Since then, I’ve been both fascinated and troubled by the ownership that fans have assumed over franchises. The storyline for the last two Star Wars films have been savaged in some quarters—so much so that some fans demanded a director’s cut to change the outcome of The Last Jedi (it didn’t happen) while a few others have called for a boycott of the next movie.
For the record, I thoroughly enjoyed The Last Jedi and loved how it shook up the storyline. I’m less enthused about the new Star Trek: Discovery TV series—less due to canon, mostly because I didn't like the first-season narrative at all, and the second season is still struggling for my interest. But I recognize the difficulty its producers face: Star Trek has 50 years and hundreds of episodes’ worth of stories under its belt. How do you keep all that canon in place without hamstringing your storytellers?
While I do think canon ought to be respected when possible, I don’t understand the rabid, almost nonsensical devotion to it. And fans comparing new stories to “raping” a their historical view of a franchise is beyond the pale.
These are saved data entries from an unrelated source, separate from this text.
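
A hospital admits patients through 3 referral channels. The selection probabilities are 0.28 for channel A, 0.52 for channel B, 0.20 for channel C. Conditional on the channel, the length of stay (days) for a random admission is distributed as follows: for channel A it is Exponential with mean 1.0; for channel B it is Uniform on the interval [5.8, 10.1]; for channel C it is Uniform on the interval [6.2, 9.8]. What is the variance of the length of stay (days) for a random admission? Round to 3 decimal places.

11.074

Per component, A: μ=1, E[X²]=2; B: μ=7.95, E[X²]=64.7433; C: μ=8, E[X²]=65.08.
E[X] = 0.28·1 + 0.52·7.95 + 0.2·8 = 6.014.
E[X²] = 0.28·2 + 0.52·64.7433 + 0.2·65.08 = 47.2425.
Var(X) = E[X²] − (E[X])² = 47.2425 − 36.1682 = 11.0743.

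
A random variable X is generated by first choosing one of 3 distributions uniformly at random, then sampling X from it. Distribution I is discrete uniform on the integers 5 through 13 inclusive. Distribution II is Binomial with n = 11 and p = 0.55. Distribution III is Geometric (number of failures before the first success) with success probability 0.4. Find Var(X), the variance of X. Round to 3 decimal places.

13.897

Per component, I: μ=9, E[X²]=87.6667; II: μ=6.05, E[X²]=39.325; III: μ=1.5, E[X²]=6.
E[X] = 0.333333·9 + 0.333333·6.05 + 0.333333·1.5 = 5.51667.
E[X²] = 0.333333·87.6667 + 0.333333·39.325 + 0.333333·6 = 44.3306.
Var(X) = E[X²] − (E[X])² = 44.3306 − 30.4336 = 13.8969.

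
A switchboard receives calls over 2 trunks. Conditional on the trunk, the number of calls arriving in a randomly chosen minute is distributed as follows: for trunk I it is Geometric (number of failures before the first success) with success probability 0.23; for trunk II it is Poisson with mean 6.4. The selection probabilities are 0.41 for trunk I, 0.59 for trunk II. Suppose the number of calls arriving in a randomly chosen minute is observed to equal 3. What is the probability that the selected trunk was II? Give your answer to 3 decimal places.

Likelihoods P(X=3 | ·): I: 0.105003; II: 0.0725945.
Posterior ∝ prior × likelihood. Numerator for II: 0.59·0.0725945 = 0.0428308.
Normalizing constant: 0.41·0.105003 + 0.59·0.0725945 = 0.0858818.
P(II | observation) = 0.0428308 / 0.0858818 = 0.498718.

0.499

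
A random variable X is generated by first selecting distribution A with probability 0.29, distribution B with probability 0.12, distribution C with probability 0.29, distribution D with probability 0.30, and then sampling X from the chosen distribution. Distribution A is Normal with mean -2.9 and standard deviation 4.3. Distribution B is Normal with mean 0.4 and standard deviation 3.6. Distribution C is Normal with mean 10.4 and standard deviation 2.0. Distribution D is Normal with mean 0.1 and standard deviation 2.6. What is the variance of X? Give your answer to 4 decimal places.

38.8568

Per component, A: μ=-2.9, E[X²]=26.9; B: μ=0.4, E[X²]=13.12; C: μ=10.4, E[X²]=112.16; D: μ=0.1, E[X²]=6.77.
E[X] = 0.29·-2.9 + 0.12·0.4 + 0.29·10.4 + 0.3·0.1 = 2.253.
E[X²] = 0.29·26.9 + 0.12·13.12 + 0.29·112.16 + 0.3·6.77 = 43.9328.
Var(X) = E[X²] − (E[X])² = 43.9328 − 5.07601 = 38.8568.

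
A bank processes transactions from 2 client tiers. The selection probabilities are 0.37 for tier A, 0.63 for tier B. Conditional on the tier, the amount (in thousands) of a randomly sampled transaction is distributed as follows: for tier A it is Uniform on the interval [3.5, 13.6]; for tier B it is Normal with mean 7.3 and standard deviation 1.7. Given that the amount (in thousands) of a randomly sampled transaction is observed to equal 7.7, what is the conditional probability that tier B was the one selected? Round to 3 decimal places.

Likelihoods f(7.7 | ·): A: 0.0990099; B: 0.228265.
Posterior ∝ prior × likelihood. Numerator for B: 0.63·0.228265 = 0.143807.
Normalizing constant: 0.37·0.0990099 + 0.63·0.228265 = 0.180441.
P(B | observation) = 0.143807 / 0.180441 = 0.796977.

0.797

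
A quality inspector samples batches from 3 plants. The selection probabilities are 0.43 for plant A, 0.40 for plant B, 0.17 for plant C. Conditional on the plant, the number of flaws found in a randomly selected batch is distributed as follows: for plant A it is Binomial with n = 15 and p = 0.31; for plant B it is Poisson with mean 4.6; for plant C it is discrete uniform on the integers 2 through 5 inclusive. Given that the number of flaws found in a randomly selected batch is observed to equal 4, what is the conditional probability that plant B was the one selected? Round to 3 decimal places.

Likelihoods P(X=4 | ·): A: 0.212774; B: 0.187528; C: 0.25.
Posterior ∝ prior × likelihood. Numerator for B: 0.4·0.187528 = 0.0750111.
Normalizing constant: 0.43·0.212774 + 0.4·0.187528 + 0.17·0.25 = 0.209004.
P(B | observation) = 0.0750111 / 0.209004 = 0.358898.

0.359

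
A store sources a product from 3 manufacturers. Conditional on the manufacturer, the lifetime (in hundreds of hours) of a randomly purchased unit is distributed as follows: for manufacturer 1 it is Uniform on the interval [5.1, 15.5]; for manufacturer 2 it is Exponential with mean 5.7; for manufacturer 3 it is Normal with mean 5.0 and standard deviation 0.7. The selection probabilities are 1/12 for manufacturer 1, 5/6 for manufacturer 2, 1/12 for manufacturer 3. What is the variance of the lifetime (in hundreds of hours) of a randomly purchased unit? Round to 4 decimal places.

Per component, 1: μ=10.3, E[X²]=115.103; 2: μ=5.7, E[X²]=64.98; 3: μ=5, E[X²]=25.49.
E[X] = 0.0833333·10.3 + 0.833333·5.7 + 0.0833333·5 = 6.025.
E[X²] = 0.0833333·115.103 + 0.833333·64.98 + 0.0833333·25.49 = 65.8661.
Var(X) = E[X²] − (E[X])² = 65.8661 − 36.3006 = 29.5655.

29.5655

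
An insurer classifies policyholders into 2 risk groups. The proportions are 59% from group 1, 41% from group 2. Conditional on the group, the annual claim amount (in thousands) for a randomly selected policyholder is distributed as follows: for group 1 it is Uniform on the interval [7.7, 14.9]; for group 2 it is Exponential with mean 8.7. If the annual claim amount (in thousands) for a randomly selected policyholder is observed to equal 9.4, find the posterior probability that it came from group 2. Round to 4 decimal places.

Likelihoods f(9.4 | ·): 1: 0.138889; 2: 0.039016.
Posterior ∝ prior × likelihood. Numerator for 2: 0.41·0.039016 = 0.0159966.
Normalizing constant: 0.59·0.138889 + 0.41·0.039016 = 0.097941.
P(2 | observation) = 0.0159966 / 0.097941 = 0.163329.

0.1633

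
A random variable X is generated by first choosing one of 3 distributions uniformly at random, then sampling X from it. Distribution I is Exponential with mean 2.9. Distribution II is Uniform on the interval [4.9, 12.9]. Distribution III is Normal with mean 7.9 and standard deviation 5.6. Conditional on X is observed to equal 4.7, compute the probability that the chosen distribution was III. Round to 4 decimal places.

Likelihoods f(4.7 | ·): I: 0.0681939; II: 0; III: 0.0605086.
Posterior ∝ prior × likelihood. Numerator for III: 0.333333·0.0605086 = 0.0201695.
Normalizing constant: 0.333333·0.0681939 + 0.333333·0 + 0.333333·0.0605086 = 0.0429008.
P(III | observation) = 0.0201695 / 0.0429008 = 0.470143.

0.4701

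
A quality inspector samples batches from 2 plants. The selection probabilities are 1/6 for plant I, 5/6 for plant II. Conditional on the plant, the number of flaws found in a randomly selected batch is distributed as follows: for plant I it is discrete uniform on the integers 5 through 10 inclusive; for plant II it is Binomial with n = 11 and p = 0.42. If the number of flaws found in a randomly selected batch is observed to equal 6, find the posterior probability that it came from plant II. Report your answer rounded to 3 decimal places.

0.833

Likelihoods P(X=6 | ·): I: 0.166667; II: 0.166448.
Posterior ∝ prior × likelihood. Numerator for II: 0.833333·0.166448 = 0.138706.
Normalizing constant: 0.166667·0.166667 + 0.833333·0.166448 = 0.166484.
P(II | observation) = 0.138706 / 0.166484 = 0.833151.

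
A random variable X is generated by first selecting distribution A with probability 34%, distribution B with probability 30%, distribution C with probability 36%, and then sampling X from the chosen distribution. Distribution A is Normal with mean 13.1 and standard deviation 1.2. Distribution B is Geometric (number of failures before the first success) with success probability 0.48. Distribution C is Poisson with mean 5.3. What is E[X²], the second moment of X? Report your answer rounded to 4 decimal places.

For each component E[X²] = Var + (mean)², giving A: 173.05; B: 3.43056; C: 33.39.
Overall E[X²] = 0.34·173.05 + 0.3·3.43056 + 0.36·33.39 = 71.8866.

71.8866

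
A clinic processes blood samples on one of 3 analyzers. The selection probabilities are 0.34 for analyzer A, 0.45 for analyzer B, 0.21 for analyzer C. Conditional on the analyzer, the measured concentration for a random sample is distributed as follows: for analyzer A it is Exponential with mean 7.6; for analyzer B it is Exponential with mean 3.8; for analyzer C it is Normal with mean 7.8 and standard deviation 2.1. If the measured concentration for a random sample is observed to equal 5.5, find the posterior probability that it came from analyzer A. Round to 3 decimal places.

Likelihoods f(5.5 | ·): A: 0.0638108; B: 0.0618917; C: 0.104283.
Posterior ∝ prior × likelihood. Numerator for A: 0.34·0.0638108 = 0.0216957.
Normalizing constant: 0.34·0.0638108 + 0.45·0.0618917 + 0.21·0.104283 = 0.0714463.
P(A | observation) = 0.0216957 / 0.0714463 = 0.303664.

0.304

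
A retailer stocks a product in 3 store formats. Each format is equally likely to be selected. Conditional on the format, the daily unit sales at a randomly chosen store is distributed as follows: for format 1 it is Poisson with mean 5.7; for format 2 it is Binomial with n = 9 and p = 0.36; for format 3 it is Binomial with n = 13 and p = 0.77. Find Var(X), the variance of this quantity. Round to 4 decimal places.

Per component, 1: μ=5.7, E[X²]=38.19; 2: μ=3.24, E[X²]=12.5712; 3: μ=10.01, E[X²]=102.502.
E[X] = 0.333333·5.7 + 0.333333·3.24 + 0.333333·10.01 = 6.31667.
E[X²] = 0.333333·38.19 + 0.333333·12.5712 + 0.333333·102.502 = 51.0879.
Var(X) = E[X²] − (E[X])² = 51.0879 − 39.9003 = 11.1876.

11.1876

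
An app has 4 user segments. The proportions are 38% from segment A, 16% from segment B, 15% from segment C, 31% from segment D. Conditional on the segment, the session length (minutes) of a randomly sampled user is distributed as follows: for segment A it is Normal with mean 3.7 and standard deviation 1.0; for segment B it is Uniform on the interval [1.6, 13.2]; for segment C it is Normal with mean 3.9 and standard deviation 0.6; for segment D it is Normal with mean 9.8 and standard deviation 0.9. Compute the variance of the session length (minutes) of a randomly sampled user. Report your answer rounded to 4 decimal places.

Per component, A: μ=3.7, E[X²]=14.69; B: μ=7.4, E[X²]=65.9733; C: μ=3.9, E[X²]=15.57; D: μ=9.8, E[X²]=96.85.
E[X] = 0.38·3.7 + 0.16·7.4 + 0.15·3.9 + 0.31·9.8 = 6.213.
E[X²] = 0.38·14.69 + 0.16·65.9733 + 0.15·15.57 + 0.31·96.85 = 48.4969.
Var(X) = E[X²] − (E[X])² = 48.4969 − 38.6014 = 9.89556.

9.8956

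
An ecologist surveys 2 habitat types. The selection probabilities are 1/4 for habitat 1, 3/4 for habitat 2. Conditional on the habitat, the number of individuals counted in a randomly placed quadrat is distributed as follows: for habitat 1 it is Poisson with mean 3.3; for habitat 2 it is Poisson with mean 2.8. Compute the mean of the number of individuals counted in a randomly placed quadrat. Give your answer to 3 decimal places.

2.925

Component means — 1: 3.3; 2: 2.8.
E[X] = 0.25·3.3 + 0.75·2.8 = 2.925.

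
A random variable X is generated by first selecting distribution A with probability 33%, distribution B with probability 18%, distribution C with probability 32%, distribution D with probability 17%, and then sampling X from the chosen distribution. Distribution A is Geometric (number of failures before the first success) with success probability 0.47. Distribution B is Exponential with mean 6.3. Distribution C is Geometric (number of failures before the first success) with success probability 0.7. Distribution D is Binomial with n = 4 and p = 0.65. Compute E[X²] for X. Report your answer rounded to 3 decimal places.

For each component E[X²] = Var + (mean)², giving A: 3.67089; B: 79.38; C: 0.795918; D: 7.67.
Overall E[X²] = 0.33·3.67089 + 0.18·79.38 + 0.32·0.795918 + 0.17·7.67 = 17.0584.

17.058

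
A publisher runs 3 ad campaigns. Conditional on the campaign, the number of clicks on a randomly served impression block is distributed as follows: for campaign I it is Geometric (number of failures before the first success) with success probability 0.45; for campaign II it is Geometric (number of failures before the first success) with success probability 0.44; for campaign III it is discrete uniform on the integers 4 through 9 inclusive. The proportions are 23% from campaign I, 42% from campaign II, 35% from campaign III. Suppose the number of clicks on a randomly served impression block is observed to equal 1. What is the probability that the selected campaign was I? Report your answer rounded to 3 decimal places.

Likelihoods P(X=1 | ·): I: 0.2475; II: 0.2464; III: 0.
Posterior ∝ prior × likelihood. Numerator for I: 0.23·0.2475 = 0.056925.
Normalizing constant: 0.23·0.2475 + 0.42·0.2464 + 0.35·0 = 0.160413.
P(I | observation) = 0.056925 / 0.160413 = 0.354865.

0.355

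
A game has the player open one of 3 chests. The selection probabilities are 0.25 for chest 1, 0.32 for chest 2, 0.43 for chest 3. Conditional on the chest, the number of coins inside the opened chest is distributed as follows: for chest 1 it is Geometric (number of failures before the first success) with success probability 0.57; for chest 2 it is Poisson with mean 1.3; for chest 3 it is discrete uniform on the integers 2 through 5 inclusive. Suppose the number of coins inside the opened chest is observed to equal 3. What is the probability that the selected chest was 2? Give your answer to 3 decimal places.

0.212

Likelihoods P(X=3 | ·): 1: 0.045319; 2: 0.0997921; 3: 0.25.
Posterior ∝ prior × likelihood. Numerator for 2: 0.32·0.0997921 = 0.0319335.
Normalizing constant: 0.25·0.045319 + 0.32·0.0997921 + 0.43·0.25 = 0.150763.
P(2 | observation) = 0.0319335 / 0.150763 = 0.211812.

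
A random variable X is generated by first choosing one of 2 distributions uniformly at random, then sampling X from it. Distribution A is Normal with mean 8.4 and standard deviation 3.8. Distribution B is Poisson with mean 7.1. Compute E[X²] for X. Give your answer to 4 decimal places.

71.2550

For each component E[X²] = Var + (mean)², giving A: 85; B: 57.51.
Overall E[X²] = 0.5·85 + 0.5·57.51 = 71.255.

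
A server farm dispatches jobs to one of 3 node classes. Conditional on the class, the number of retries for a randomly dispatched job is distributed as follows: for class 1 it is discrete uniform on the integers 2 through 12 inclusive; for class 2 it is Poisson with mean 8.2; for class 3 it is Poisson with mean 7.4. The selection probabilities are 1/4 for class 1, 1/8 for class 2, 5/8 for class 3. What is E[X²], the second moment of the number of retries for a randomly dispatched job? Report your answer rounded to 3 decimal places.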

And yet a lot of them do this. They believe they own the narrative, and any story must tack to the course they assert. They forget that the franchise is actually owned by a corporation, and that corporation is within its rights to do whatever it wishes with it. Obviously, they want to appeal to as broad an audience as possible, not just the fanbase. Even if that means canon takes a hit.
So while I'm a bit blase' about Discovery, and I find the most recent season of Doctor Who disappointing, my right to complain must cease somewhere before I reach rabid anger and threats. Sadly, social media and the current Era of Outrage have made it all the easier for people to wallow in that dark place.